Students are learning all about vehicle maintenance and repair.

Students are learning all about vehicle maintenance and repair.

Geoffrey is an instructor in the training program, and he explained that in addition to their classes, the students are also juggling important commitments at home. They are responsible for tending the family’s crops, doing household chores, and caring for younger siblings. Yet, the students are willing to work hard and rarely miss a class.

Some students have even begun meeting with potential employers, eager to try and secure a job as a mechanic as soon as they graduate from our program.

“This training has restored their hope,” Geoffrey said. “They have something to look forward to. God has given them an opportunity and they want to use it to change their lives.”

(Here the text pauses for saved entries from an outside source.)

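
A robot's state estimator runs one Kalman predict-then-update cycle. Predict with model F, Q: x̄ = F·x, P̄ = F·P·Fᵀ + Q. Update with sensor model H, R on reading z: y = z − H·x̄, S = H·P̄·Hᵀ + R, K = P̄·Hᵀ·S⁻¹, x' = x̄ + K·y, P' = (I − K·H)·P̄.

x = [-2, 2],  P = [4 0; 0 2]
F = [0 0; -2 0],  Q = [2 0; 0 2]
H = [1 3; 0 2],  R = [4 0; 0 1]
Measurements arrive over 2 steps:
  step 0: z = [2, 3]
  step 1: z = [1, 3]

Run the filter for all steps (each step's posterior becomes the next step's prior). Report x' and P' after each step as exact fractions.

step 0: x' = [-19/30, 13/10], P' = [227/150 -9/50; -9/50 9/50]
step 1: x' = [-8666/10191, 4021/3397], P' = [15400/10191 -604/3397; -604/3397 604/3397]

step 0: x̄ = F·x = [0, 4]
step 0: P̄ = F·P·Fᵀ + Q = [2 0; 0 18]
step 0: y = z − H·x̄ = [-10, -5]
step 0: S = H·P̄·Hᵀ + R = [168 108; 108 73]
step 0: K = P̄·Hᵀ·S⁻¹ = [73/300 -9/25; 9/100 9/25]
step 0: x' = x̄ + K·y = [-19/30, 13/10]
step 0: P' = (I − K·H)·P̄ = [227/150 -9/50; -9/50 9/50]
step 1: x̄ = F·x = [0, 19/15]
step 1: P̄ = F·P·Fᵀ + Q = [2 0; 0 604/75]
step 1: y = z − H·x̄ = [-14/5, 7/15]
step 1: S = H·P̄·Hᵀ + R = [1962/25 1208/25; 1208/25 2491/75]
step 1: K = P̄·Hᵀ·S⁻¹ = [2491/10191 -1208/3397; 302/3397 1208/3397]
step 1: x' = x̄ + K·y = [-8666/10191, 4021/3397]
step 1: P' = (I − K·H)·P̄ = [15400/10191 -604/3397; -604/3397 604/3397]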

Although some community members were at first skeptical of the unique pilot program, they’ve seen the students’ determination and recognised the tremendous life-changing potential of the training. Now, they’re eager for more young adults to participate.

“The experience of the students has spread through the community,” Geoffrey said. “People are asking when we will begin the second batch of students—they are waiting for it.”

Khalda’s Story

Several students in the programme come from refugee camps, including Khalda, who fled the Nuba Mountains with her grandmother. “The war destroyed us,” she said. “We came to South Sudan to hopefully build a better life.”

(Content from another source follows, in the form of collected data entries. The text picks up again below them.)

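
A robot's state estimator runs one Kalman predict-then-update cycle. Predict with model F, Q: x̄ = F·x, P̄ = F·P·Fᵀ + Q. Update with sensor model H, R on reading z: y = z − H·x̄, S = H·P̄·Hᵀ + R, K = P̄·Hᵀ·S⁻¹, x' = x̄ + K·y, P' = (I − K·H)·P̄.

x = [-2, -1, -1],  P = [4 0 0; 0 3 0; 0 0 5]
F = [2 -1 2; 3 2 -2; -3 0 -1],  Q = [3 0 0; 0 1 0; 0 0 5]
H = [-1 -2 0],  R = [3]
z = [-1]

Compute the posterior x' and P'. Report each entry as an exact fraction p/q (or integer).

x' = [-881/313, 570/313, 643/313]
P' = [11702/313 -5794/313 -7374/313; -5794/313 3101/313 3558/313; -7374/313 3558/313 7002/313]

x̄ = F·x = [-5, -6, 7]
P̄ = F·P·Fᵀ + Q = [42 -2 -34; -2 69 -26; -34 -26 46]
y = z − H·x̄ = [-18]
S = H·P̄·Hᵀ + R = [313]
K = P̄·Hᵀ·S⁻¹ = [-38/313; -136/313; 86/313]
x' = x̄ + K·y = [-881/313, 570/313, 643/313]
P' = (I − K·H)·P̄ = [11702/313 -5794/313 -7374/313; -5794/313 3101/313 3558/313; -7374/313 3558/313 7002/313]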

Khalda, 23, is the only female in the training program, but she isn’t intimidated. She was unanimously elected prefect of the class and helps with the day-to-day administration of the program. She said she enjoys the friendship and camaraderie of the other students, and is grateful for such a special opportunity to learn valuable skills.

“I’m hoping one day I can build my own space,” she said. “I want to set up a garage, repair vehicles, and provide employment to other people in my community.”

Khalda hopes to one day open her own business.

Khalda hopes to one day open her own business.

Her enthusiasm and dedication have inspired other young women to dream big and to do things they never thought possible.

“Because of Khalda’s example, 10 other women are waiting to enroll in the program,” Geoffrey said. “The vehicle maintenance programme has challenged Khalda to be more and to do more.”